“..ist wie einen Lotsen bei Sturm vom Schiff zu nehmen…”

Der Bundestag hat in der Nacht zum 28.06.2019 den Entwurf des „Zweiten Datenschutz-Anpassungs- und Umsetzungsgesetzes“ verabschiedet, welches von seiner rechtstechnischen Natur die Anpassung von 154 Fachgesetzen an die DSGVO regeln sollte.

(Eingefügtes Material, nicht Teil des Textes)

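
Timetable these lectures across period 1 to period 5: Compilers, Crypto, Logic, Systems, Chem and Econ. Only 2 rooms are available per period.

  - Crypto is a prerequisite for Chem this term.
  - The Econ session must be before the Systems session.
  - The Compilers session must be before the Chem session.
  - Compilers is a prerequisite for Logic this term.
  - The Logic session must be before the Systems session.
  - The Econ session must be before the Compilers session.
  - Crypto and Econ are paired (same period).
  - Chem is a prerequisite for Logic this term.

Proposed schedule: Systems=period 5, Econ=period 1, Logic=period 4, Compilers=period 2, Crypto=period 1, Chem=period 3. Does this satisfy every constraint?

Yes

The Econ session must be before the Compilers session — holds.
The Compilers session must be before the Chem session — holds.
The Logic session must be before the Systems session — holds.
Crypto is a prerequisite for Chem this term — holds.
Compilers is a prerequisite for Logic this term — holds.
Chem is a prerequisite for Logic this term — holds.
Crypto and Econ are paired (same period) — holds.
The Econ session must be before the Systems session — holds.
Only 2 rooms are available per period — holds.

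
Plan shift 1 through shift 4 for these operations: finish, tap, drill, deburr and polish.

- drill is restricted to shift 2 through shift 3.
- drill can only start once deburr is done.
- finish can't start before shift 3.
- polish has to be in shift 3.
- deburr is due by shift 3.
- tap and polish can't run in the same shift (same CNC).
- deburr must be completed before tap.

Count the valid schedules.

Splitting on finish: it can be shift 3 (5), shift 4 (5). Listing each branch's schedules as (tap, drill, deburr, polish) by shift number:
finish=shift 3: (2,2,1,3) (2,3,1,3) (4,2,1,3) (4,3,1,3) (4,3,2,3) — 5.
finish=shift 4: (2,2,1,3) (2,3,1,3) (4,2,1,3) (4,3,1,3) (4,3,2,3) — 5.
Summing: 5 + 5 = 10.

10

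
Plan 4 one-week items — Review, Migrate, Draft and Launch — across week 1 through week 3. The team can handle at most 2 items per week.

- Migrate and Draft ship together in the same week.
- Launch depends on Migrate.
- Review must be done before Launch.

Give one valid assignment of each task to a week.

Launch in week 3, Migrate in week 2, Review in week 1, Draft in week 2

Checking: Migrate(week 2) before Launch(week 3); Review(week 1) before Launch(week 3); Migrate = Draft = week 2; max 2 per week (cap 2).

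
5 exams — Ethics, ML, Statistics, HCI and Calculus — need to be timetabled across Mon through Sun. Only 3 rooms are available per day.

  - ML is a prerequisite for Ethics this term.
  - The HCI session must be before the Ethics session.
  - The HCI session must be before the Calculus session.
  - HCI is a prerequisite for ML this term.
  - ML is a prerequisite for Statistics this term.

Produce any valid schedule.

HCI in Mon; ML in Tue; Ethics in Wed; Calculus in Tue; Statistics in Wed

Checking: ML(Tue) before Statistics(Wed); HCI(Mon) before Ethics(Wed); HCI(Mon) before ML(Tue); ML(Tue) before Ethics(Wed); HCI(Mon) before Calculus(Tue); max 2 per day (cap 3).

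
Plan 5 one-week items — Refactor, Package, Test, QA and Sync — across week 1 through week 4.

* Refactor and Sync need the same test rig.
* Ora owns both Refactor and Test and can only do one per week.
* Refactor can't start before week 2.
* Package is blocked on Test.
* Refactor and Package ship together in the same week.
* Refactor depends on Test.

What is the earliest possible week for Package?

week 2

Precedence pushes Package to at least week 2.
Package at week 2 is achievable: Package in week 2; Sync in week 1; Refactor in week 2; QA in week 1; Test in week 1.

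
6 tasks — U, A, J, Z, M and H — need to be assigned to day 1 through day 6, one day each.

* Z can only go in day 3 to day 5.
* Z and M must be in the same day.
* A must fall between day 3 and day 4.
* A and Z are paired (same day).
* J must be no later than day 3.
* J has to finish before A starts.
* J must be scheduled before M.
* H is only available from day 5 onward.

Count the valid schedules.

Splitting on A: it can be day 3 (24), day 4 (36). Listing each branch's schedules as (U, J, Z, M, H) by day number:
A=day 3: (1,1,3,3,5) (1,1,3,3,6) (1,2,3,3,5) (1,2,3,3,6) (2,1,3,3,5) (2,1,3,3,6) (2,2,3,3,5) (2,2,3,3,6) (3,1,3,3,5) (3,1,3,3,6) (3,2,3,3,5) (3,2,3,3,6) (4,1,3,3,5) (4,1,3,3,6) (4,2,3,3,5) (4,2,3,3,6) (5,1,3,3,5) (5,1,3,3,6) (5,2,3,3,5) (5,2,3,3,6) (6,1,3,3,5) (6,1,3,3,6) (6,2,3,3,5) (6,2,3,3,6) — 24.
A=day 4: (1,1,4,4,5) (1,1,4,4,6) (1,2,4,4,5) (1,2,4,4,6) (1,3,4,4,5) (1,3,4,4,6) (2,1,4,4,5) (2,1,4,4,6) (2,2,4,4,5) (2,2,4,4,6) (2,3,4,4,5) (2,3,4,4,6) (3,1,4,4,5) (3,1,4,4,6) (3,2,4,4,5) (3,2,4,4,6) (3,3,4,4,5) (3,3,4,4,6) (4,1,4,4,5) (4,1,4,4,6) (4,2,4,4,5) (4,2,4,4,6) (4,3,4,4,5) (4,3,4,4,6) (5,1,4,4,5) (5,1,4,4,6) (5,2,4,4,5) (5,2,4,4,6) (5,3,4,4,5) (5,3,4,4,6) (6,1,4,4,5) (6,1,4,4,6) (6,2,4,4,5) (6,2,4,4,6) (6,3,4,4,5) (6,3,4,4,6) — 36.
Summing: 24 + 36 = 60.

60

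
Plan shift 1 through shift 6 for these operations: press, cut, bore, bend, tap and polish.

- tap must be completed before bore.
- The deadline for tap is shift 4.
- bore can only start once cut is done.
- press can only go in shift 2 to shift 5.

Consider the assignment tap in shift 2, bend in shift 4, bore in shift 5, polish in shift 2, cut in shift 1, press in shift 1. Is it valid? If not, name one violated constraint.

No — it violates: press can only go in shift 2 to shift 5

bore can only start once cut is done — holds.
tap must be completed before bore — holds.
press can only go in shift 2 to shift 5 — violated.
The deadline for tap is shift 4 — holds.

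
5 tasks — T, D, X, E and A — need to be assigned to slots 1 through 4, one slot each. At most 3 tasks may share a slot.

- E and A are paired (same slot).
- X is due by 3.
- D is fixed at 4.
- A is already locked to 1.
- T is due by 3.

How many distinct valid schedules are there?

8

Splitting on T: it can be 1 (2), 2 (3), 3 (3). Listing each branch's schedules as (D, X, E, A):
T=1: (4,2,1,1) (4,3,1,1) — 2.
T=2: (4,1,1,1) (4,2,1,1) (4,3,1,1) — 3.
T=3: (4,1,1,1) (4,2,1,1) (4,3,1,1) — 3.
Summing: 2 + 3 + 3 = 8.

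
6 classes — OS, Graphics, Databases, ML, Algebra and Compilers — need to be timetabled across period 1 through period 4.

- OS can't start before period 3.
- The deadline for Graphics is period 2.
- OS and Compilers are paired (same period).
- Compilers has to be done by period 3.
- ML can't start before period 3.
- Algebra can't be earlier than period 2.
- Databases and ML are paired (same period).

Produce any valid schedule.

Graphics=period 1; Databases=period 3; Compilers=period 3; OS=period 3; ML=period 3; Algebra=period 2

Checking: OS = Compilers = period 3; Databases = ML = period 3; Graphics=period 1 in [period 1,period 2]; OS=period 3 in [period 3,period 4]; Algebra=period 2 in [period 2,period 4]; ML=period 3 in [period 3,period 4]; Compilers=period 3 in [period 1,period 3].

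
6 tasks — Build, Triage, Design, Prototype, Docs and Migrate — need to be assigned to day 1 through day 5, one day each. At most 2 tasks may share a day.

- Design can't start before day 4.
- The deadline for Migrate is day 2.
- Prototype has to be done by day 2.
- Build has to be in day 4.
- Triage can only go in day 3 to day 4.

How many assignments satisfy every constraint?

46

Splitting on Triage: it can be day 3 (32), day 4 (14). Listing each branch's schedules as (Build, Design, Prototype, Docs, Migrate) by day number:
Triage=day 3: (4,4,1,1,2) (4,4,1,2,1) (4,4,1,2,2) (4,4,1,3,1) (4,4,1,3,2) (4,4,1,5,1) (4,4,1,5,2) (4,4,2,1,1) (4,4,2,1,2) (4,4,2,2,1) (4,4,2,3,1) (4,4,2,3,2) (4,4,2,5,1) (4,4,2,5,2) (4,5,1,1,2) (4,5,1,2,1) (4,5,1,2,2) (4,5,1,3,1) (4,5,1,3,2) (4,5,1,4,1) (4,5,1,4,2) (4,5,1,5,1) (4,5,1,5,2) (4,5,2,1,1) (4,5,2,1,2) (4,5,2,2,1) (4,5,2,3,1) (4,5,2,3,2) (4,5,2,4,1) (4,5,2,4,2) (4,5,2,5,1) (4,5,2,5,2) — 32.
Triage=day 4: (4,5,1,1,2) (4,5,1,2,1) (4,5,1,2,2) (4,5,1,3,1) (4,5,1,3,2) (4,5,1,5,1) (4,5,1,5,2) (4,5,2,1,1) (4,5,2,1,2) (4,5,2,2,1) (4,5,2,3,1) (4,5,2,3,2) (4,5,2,5,1) (4,5,2,5,2) — 14.
Summing: 32 + 14 = 46.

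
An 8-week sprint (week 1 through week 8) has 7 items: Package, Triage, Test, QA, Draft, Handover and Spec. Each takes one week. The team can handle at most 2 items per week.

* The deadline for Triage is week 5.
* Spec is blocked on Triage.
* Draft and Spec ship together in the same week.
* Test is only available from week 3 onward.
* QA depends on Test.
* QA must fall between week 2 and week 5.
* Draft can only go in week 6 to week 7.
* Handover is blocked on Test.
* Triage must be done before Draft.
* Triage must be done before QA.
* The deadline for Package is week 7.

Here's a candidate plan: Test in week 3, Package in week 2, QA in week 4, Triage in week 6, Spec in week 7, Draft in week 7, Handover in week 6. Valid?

Handover is blocked on Test — holds.
The deadline for Package is week 7 — holds.
QA must fall between week 2 and week 5 — holds.
Spec is blocked on Triage — holds.
Test is only available from week 3 onward — holds.
Draft can only go in week 6 to week 7 — holds.
The team can handle at most 2 items per week — holds.
Draft and Spec ship together in the same week — holds.
Triage must be done before QA — violated.
QA depends on Test — holds.
Triage must be done before Draft — holds.
The deadline for Triage is week 5 — violated.

No — it violates: The deadline for Triage is week 5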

Dabei sollte es allerdings nicht bleiben. Unter dem Stichwort „Bürokratieabbau“ wurde auf Forderung der CDU/CSU-Fraktion die Anhebung der Schwelle von zehn auf 20 Beschäftigte bei der Bestellpflicht zum betrieblichen Datenschutzbeauftragten mit aufgenommen.

Jeder, der sich mit der Materie Datenschutz nur ein wenig auseinandergesetzt hat, sollte sich nun fragen, was an Bürokratie wird denn eigentlich nun abgebaut, wenn ich als Unternehmen jetzt vielleicht keinen Datenschutzbeauftragten mehr bestellen muss?
Die Frage ist einfach zu beantworten – nichts.

Das Gesetz ist eindeutig – Die Pflichten aus der DSGVO und der Landesdatenschutzgesetze sind für Unternehmen, Verbände, Vereine, etc… dennoch zu erfüllen –
Bestellpflicht für einen Datenschutzbeauftragten hin oder her.

Typische Aussagen von Unternehmen: “Keine Bestellpflicht? Dann gilt für uns ja keine DSGVO….Glück gehabt! …”
FALSCH!

Was hat die Politik somit durch Anhebung der Schwelle von zehn auf 20 Personen, die im Rahmen ihrer beruflichen Tätigkeit regelmäßig mit personenbezogenen Daten arbeiten, erreicht?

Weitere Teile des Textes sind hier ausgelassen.